We must not live in our heads. We are made for one another and for God. We must not make God a doctrine, or an idea. God is present in Christ. Present not absent. 'Mary', 'Rabbouni'. There is a new creation at work. It is radical and glorious. All the forces of denial and every abuse of religious and political power gathered at Golgotha determined that hope and possibility should be eliminated. Better to live with what can be managed, better to be dependent, better to be constrained. The crucifixion of Christ was the absolute refusal to accept what humanity might be. At Easter, God wrestles that humanity back, and it lives. The cross has been called nostrae redemptionis trophaeum, 'the trophy of our redemption' A trophy used to be a wooden post you set up and then you nailed the spoils you had taken from the enemy to it.
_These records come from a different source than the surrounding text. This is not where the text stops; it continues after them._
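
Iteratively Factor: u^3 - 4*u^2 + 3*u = (u)*(u^2 - 4*u + 3) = u*(u - 1)*(u - 3)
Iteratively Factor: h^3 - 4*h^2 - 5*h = (h)*(h^2 - 4*h - 5) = h*(h - 5)*(h + 1)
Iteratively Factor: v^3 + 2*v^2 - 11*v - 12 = (v - 3)*(v^2 + 5*v + 4) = (v - 3)*(v + 1)*(v + 4)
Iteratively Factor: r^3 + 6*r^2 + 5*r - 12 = (r - 1)*(r^2 + 7*r + 12) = (r - 1)*(r + 3)*(r + 4)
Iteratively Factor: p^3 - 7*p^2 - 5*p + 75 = (p - 5)*(p^2 - 2*p - 15) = (p - 5)*(p + 3)*(p - 5)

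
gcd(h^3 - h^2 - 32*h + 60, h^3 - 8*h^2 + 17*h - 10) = h^2 - 7*h + 10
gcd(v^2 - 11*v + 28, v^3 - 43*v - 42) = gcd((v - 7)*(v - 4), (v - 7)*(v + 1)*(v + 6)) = v - 7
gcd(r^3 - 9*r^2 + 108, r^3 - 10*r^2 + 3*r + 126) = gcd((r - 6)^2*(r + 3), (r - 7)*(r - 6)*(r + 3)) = r^2 - 3*r - 18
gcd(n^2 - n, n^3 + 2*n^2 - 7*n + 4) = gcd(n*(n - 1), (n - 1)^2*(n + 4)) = n - 1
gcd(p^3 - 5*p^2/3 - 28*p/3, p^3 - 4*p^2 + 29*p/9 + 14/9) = 1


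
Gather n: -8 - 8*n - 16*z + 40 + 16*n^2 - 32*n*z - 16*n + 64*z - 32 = 16*n^2 + n*(-32*z - 24) + 48*z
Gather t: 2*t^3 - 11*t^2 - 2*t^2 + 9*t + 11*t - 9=2*t^3 - 13*t^2 + 20*t - 9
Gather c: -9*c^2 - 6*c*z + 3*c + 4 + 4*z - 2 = -9*c^2 + c*(3 - 6*z) + 4*z + 2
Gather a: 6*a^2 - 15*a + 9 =6*a^2 - 15*a + 9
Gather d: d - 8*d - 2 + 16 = 14 - 7*d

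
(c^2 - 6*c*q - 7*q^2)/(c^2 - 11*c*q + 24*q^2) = (c^2 - 6*c*q - 7*q^2)/(c^2 - 11*c*q + 24*q^2)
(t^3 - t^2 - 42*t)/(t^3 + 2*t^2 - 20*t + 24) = t*(t - 7)/(t^2 - 4*t + 4)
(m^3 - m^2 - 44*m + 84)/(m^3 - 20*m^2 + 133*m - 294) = (m^2 + 5*m - 14)/(m^2 - 14*m + 49)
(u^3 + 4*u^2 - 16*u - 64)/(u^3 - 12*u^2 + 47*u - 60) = (u^2 + 8*u + 16)/(u^2 - 8*u + 15)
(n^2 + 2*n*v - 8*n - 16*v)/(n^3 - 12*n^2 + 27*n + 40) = (n + 2*v)/(n^2 - 4*n - 5)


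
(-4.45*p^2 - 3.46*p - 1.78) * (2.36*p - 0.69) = -10.502*p^3 - 5.0951*p^2 - 1.8134*p + 1.2282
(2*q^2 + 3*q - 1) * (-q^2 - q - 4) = -2*q^4 - 5*q^3 - 10*q^2 - 11*q + 4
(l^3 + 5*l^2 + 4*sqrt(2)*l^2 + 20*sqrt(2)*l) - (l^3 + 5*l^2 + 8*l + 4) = 4*sqrt(2)*l^2 - 8*l + 20*sqrt(2)*l - 4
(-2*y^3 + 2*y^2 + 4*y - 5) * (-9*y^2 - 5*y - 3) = 18*y^5 - 8*y^4 - 40*y^3 + 19*y^2 + 13*y + 15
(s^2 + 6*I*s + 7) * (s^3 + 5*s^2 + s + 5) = s^5 + 5*s^4 + 6*I*s^4 + 8*s^3 + 30*I*s^3 + 40*s^2 + 6*I*s^2 + 7*s + 30*I*s + 35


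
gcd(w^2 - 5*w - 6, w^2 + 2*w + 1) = w + 1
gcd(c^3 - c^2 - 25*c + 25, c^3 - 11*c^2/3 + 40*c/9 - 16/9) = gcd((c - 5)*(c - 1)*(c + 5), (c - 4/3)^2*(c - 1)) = c - 1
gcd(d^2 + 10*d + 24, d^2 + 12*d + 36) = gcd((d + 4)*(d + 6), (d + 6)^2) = d + 6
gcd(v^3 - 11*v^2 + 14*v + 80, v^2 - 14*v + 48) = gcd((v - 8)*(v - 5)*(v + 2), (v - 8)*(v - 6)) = v - 8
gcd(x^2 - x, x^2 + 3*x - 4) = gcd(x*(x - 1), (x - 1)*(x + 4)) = x - 1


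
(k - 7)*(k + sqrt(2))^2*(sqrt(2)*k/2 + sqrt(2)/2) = sqrt(2)*k^4/2 - 3*sqrt(2)*k^3 + 2*k^3 - 12*k^2 - 5*sqrt(2)*k^2/2 - 14*k - 6*sqrt(2)*k - 7*sqrt(2)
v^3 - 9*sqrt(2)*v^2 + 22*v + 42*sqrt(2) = (v - 7*sqrt(2))*(v - 3*sqrt(2))*(v + sqrt(2))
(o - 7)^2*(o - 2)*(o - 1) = o^4 - 17*o^3 + 93*o^2 - 175*o + 98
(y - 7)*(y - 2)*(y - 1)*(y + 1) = y^4 - 9*y^3 + 13*y^2 + 9*y - 14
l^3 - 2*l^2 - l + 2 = (l - 2)*(l - 1)*(l + 1)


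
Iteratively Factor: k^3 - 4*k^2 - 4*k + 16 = (k + 2)*(k^2 - 6*k + 8) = (k - 2)*(k + 2)*(k - 4)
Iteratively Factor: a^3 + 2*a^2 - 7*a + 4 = (a + 4)*(a^2 - 2*a + 1) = (a - 1)*(a + 4)*(a - 1)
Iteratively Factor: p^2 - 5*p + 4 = (p - 1)*(p - 4)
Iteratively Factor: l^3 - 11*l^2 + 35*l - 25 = (l - 1)*(l^2 - 10*l + 25) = (l - 5)*(l - 1)*(l - 5)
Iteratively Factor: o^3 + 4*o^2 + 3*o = (o + 1)*(o^2 + 3*o) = (o + 1)*(o + 3)*(o)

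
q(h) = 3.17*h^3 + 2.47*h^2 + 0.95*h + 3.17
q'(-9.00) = 726.80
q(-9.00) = -2116.24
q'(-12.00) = 1311.11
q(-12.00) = -5130.31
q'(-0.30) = 0.32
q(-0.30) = 3.02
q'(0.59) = 7.18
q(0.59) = 5.24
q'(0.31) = 3.40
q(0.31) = 3.80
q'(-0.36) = 0.40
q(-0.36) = 3.00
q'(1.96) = 47.17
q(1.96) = 38.39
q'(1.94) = 46.33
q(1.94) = 37.45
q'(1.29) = 23.15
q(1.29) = 15.31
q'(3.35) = 124.22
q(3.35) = 153.25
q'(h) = 9.51*h^2 + 4.94*h + 0.95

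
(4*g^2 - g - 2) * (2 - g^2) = -4*g^4 + g^3 + 10*g^2 - 2*g - 4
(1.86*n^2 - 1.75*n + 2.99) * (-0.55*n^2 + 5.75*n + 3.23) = -1.023*n^4 + 11.6575*n^3 - 5.6992*n^2 + 11.54*n + 9.6577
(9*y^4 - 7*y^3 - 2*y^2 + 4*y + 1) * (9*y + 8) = 81*y^5 + 9*y^4 - 74*y^3 + 20*y^2 + 41*y + 8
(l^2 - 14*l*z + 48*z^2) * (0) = 0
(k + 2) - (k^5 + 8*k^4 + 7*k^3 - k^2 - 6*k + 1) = -k^5 - 8*k^4 - 7*k^3 + k^2 + 7*k + 1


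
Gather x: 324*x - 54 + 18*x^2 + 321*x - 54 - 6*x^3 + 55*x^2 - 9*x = -6*x^3 + 73*x^2 + 636*x - 108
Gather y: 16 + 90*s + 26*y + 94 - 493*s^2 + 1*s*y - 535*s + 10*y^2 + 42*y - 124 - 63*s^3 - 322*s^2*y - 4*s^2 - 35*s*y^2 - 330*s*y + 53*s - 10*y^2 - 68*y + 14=-63*s^3 - 497*s^2 - 35*s*y^2 - 392*s + y*(-322*s^2 - 329*s)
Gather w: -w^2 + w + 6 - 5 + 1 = -w^2 + w + 2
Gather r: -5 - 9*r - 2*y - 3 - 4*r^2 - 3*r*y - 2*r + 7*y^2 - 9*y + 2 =-4*r^2 + r*(-3*y - 11) + 7*y^2 - 11*y - 6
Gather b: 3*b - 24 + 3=3*b - 21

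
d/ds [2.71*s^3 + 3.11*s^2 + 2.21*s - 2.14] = 8.13*s^2 + 6.22*s + 2.21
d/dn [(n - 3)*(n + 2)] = 2*n - 1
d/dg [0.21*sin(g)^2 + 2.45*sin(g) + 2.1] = (0.42*sin(g) + 2.45)*cos(g)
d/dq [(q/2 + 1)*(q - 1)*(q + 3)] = 3*q^2/2 + 4*q + 1/2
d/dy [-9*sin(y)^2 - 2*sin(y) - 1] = -2*(9*sin(y) + 1)*cos(y)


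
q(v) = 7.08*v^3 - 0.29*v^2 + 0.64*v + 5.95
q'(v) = 21.24*v^2 - 0.58*v + 0.64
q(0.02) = 5.96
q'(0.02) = 0.64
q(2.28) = 89.82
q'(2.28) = 109.73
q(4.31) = 570.17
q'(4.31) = 392.70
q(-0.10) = 5.88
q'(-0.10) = 0.91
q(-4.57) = -678.77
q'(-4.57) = 446.89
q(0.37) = 6.51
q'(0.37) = 3.33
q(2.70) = 144.92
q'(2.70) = 153.91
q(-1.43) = -16.26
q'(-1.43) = 44.90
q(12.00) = 12206.11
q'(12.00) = 3052.24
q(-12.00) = -12277.73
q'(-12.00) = 3066.16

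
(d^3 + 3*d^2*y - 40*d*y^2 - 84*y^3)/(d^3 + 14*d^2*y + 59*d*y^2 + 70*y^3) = (d - 6*y)/(d + 5*y)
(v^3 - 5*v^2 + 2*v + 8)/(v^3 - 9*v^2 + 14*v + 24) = (v - 2)/(v - 6)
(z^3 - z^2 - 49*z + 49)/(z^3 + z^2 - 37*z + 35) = (z - 7)/(z - 5)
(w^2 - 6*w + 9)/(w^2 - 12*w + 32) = (w^2 - 6*w + 9)/(w^2 - 12*w + 32)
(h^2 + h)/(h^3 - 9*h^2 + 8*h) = (h + 1)/(h^2 - 9*h + 8)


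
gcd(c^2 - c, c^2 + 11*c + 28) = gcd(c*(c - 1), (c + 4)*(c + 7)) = 1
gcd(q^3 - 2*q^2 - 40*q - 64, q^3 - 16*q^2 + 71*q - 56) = q - 8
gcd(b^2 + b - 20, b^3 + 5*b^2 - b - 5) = b + 5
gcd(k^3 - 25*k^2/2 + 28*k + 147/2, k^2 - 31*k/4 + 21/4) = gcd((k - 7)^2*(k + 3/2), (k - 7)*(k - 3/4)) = k - 7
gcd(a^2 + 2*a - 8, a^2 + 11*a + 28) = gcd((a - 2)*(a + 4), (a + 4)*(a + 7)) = a + 4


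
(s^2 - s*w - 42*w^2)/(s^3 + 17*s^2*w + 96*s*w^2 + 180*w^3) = (s - 7*w)/(s^2 + 11*s*w + 30*w^2)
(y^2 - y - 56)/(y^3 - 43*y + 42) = (y - 8)/(y^2 - 7*y + 6)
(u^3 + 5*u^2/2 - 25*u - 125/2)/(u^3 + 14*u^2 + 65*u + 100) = (2*u^2 - 5*u - 25)/(2*(u^2 + 9*u + 20))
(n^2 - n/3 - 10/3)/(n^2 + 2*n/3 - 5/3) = (n - 2)/(n - 1)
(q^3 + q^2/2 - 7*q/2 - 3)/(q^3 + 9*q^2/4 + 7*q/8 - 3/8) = 4*(q - 2)/(4*q - 1)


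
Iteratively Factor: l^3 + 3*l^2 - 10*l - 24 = (l - 3)*(l^2 + 6*l + 8) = (l - 3)*(l + 4)*(l + 2)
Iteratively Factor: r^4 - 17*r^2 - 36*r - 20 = (r + 1)*(r^3 - r^2 - 16*r - 20) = (r - 5)*(r + 1)*(r^2 + 4*r + 4) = (r - 5)*(r + 1)*(r + 2)*(r + 2)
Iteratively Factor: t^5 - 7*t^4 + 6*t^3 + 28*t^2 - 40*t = (t + 2)*(t^4 - 9*t^3 + 24*t^2 - 20*t) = (t - 2)*(t + 2)*(t^3 - 7*t^2 + 10*t) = t*(t - 2)*(t + 2)*(t^2 - 7*t + 10) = t*(t - 5)*(t - 2)*(t + 2)*(t - 2)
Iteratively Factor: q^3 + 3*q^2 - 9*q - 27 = (q + 3)*(q^2 - 9) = (q - 3)*(q + 3)*(q + 3)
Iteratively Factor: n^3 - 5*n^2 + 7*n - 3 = (n - 1)*(n^2 - 4*n + 3) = (n - 3)*(n - 1)*(n - 1)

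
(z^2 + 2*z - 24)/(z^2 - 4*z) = (z + 6)/z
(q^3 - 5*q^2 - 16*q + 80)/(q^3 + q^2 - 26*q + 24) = (q^2 - q - 20)/(q^2 + 5*q - 6)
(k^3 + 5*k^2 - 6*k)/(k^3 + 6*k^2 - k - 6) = k/(k + 1)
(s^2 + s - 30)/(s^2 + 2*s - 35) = (s + 6)/(s + 7)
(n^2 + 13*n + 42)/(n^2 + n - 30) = (n + 7)/(n - 5)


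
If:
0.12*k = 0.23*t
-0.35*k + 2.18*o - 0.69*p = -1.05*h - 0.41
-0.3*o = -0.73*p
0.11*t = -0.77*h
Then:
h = -0.142857142857143*t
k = 1.91666666666667*t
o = 0.432828903014543*t - 0.216194741404218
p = 0.177874891649812*t - 0.0888471540017336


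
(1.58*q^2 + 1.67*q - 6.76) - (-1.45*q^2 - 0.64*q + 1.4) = 3.03*q^2 + 2.31*q - 8.16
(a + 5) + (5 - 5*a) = 10 - 4*a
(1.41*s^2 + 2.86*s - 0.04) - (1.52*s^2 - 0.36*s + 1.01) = -0.11*s^2 + 3.22*s - 1.05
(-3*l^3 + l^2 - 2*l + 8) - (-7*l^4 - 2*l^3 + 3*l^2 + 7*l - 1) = 7*l^4 - l^3 - 2*l^2 - 9*l + 9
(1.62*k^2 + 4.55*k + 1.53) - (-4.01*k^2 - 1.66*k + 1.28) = 5.63*k^2 + 6.21*k + 0.25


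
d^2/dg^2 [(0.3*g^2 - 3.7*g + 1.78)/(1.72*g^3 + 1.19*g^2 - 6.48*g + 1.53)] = (1.77504*g^6 - 65.67648*g^5 + 37.814544*g^4 - 41.0897159999998*g^3 + 9.65472000000001*g^2 - 70.0415640000001*g + 71.042112)/(5.088448*g^9 + 10.561488*g^8 - 50.20422*g^7 - 64.315369*g^6 + 207.931104*g^5 + 54.089019*g^4 - 330.807564*g^3 + 201.092949*g^2 - 45.507096*g + 3.581577)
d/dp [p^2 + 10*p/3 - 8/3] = 2*p + 10/3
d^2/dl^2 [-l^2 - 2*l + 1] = -2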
Your trophy. That is the cross. It is Christ’s body we have won back. He is here. Present not absent.
Neither lockdown nor Easter are quite over, we struggle still with recognition. We cannot hold all that we have yet to be given. Make no mistake though, the power of constraint is ended.
Mary Magdalene went and announced to the disciples, 'I have seen the Lord';
Not an idea, not a doctrine, but presence and new creation. Presence and possibility. The end of all denial. The victory of humanity, the trophy of a life in the body, that we can set down here. Me and you and what we might be. Easter. And one day, for me and Mike, not handshakes, but bearhugs.